Thursday, 26 November 2015

Siskins on Blackbirds Moor

Siskins are resident in the north and west of the UK but, here in Hertfordshire, we have to wait until the winter to spot them. Smart, yellow and black and streaky, these small-billed finches favour the seeds of Alder cones during winter. For the past 3 years, I have been keeping my eyes peeled for them around Trust land but it wasn’t until this autumn that I first saw and heard them on passage migration. The great news is that a small flock are currently feeding in the Alders beside the canal on Blackbirds Moor. They’re best viewed from the canal path with binoculars, from the opposite bank. If you have no luck there, the birds are also occasionally visiting the Alders on Hardings Moor. They'll stay as long as there's food and then they'll be off somewhere new...

Keep your ears open for their whistling calls.

Sunday, 8 November 2015

Little Egrets hit double figures

The wet weather continued into Saturday and so did the 7 Little Egrets on the Hemel moors. More importantly, 7 became 8 and we hit double figures, TEN(!), for the total number of individuals visiting the Bulbourne in the last couple of months.

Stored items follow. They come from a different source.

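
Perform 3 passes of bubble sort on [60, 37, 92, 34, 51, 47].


Initial: [60, 37, 92, 34, 51, 47]
Pass 1: [37, 60, 34, 51, 47, 92] (4 swaps)
Pass 2: [37, 34, 51, 47, 60, 92] (3 swaps)
Pass 3: [34, 37, 47, 51, 60, 92] (2 swaps)

After 3 passes: [34, 37, 47, 51, 60, 92]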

For a brief spell, the rain stopped and the sun came out. 5 Little Egrets on Bulbourne Meadow, 7/11/2015

Yesterday, 5 birds had gathered on Bulbourne Meadow and 3 were hanging out on Fishery Moor. Amongst them were the same 2 colour-ringed individuals as the previous day. That meant, we’d gained another un-ringed bird, probably attracted to the site by the large gathering. It was also interesting to note that 3 immature Grey Herons were also on Bulbourne Meadow and at least 1 other immature bird, probably 2 more, were further upstream. The most I'd seen on previous visits were 2 immature birds.

So, we’ve had 6 un-ringed and 4 ringed Little Egrets frequent the moors in the last 9 weeks. That’s pretty good going for an area which experiences frequent disturbance from pedestrians, runners, dogs, etc.

Saturday, 7 November 2015

9 Little Egrets in 9 weeks & Fieldfares arrive

Yesterday, I think the awful weather was to our advantage as it grounded a flock of 5 Little Egrets, 4 of which were new in, on Fishery Moor. The 2 other regular adults were feeding downstream in their favoured areas, making a total of 7 Little Egrets on the moors yesterday afternoon.

The group of 5 Little Egrets, including 2 colour-ringed birds, on Fishery Moor, 06/11/2015

The group of 5 included 2 colour-ringed birds, one of which was new in: RBM; LAON(9); RAYN(D), BTO ring GR24046. This individual came from the first ever nest at Verulamium Park in St Albans, ringed on 9th June 2014 by Barry Trevis. It had 3 siblings. In Autumn that year, it was spotted at Startop’s End reservoir, Tring. Finally, it was observed at the end of last year, in December 2014, in the Chaulden area of Hemel. Where it’s been for the last 11 months is anyone’s guess!

Video still, showing the new colour-ringed bird

In the last 9 weeks, the Box Moor Trust land along the River Bulbourne has been host to at least 9 LITTLE EGRETS: 2 regular un-ringed birds, 3 un-ringed visitors (yesterday) and 4 ringed birds, the latest of which carried the number 9.

Ringed birds:
LAON(9); RAYN(H). BTO ring GR24085, first spotted 03/09/2015 (caught toe)
LAON(H); RAYN(F). BTO ring GR24083, first spotted 04/09/2015
LAON(H); RAYN(C). BTO ring GR24066, first spotted 20/10/2015
LAON(9); RAYN(D). BTO ring GR24046, first spotted 06/11/2015

In other news, I caught up with the Fieldfares at the beginning of last week. On Tuesday, there was a small flock of 11 at Westbrook Hay and another of about 10 in dense scrub at the Brickworks. These birds have likely come from Scandinavia, Finland or northwest Russia and do end up frequently associating with Redwings, as was the case at the Brickworks. Keep your ears peeled for that chack, chack, chack call.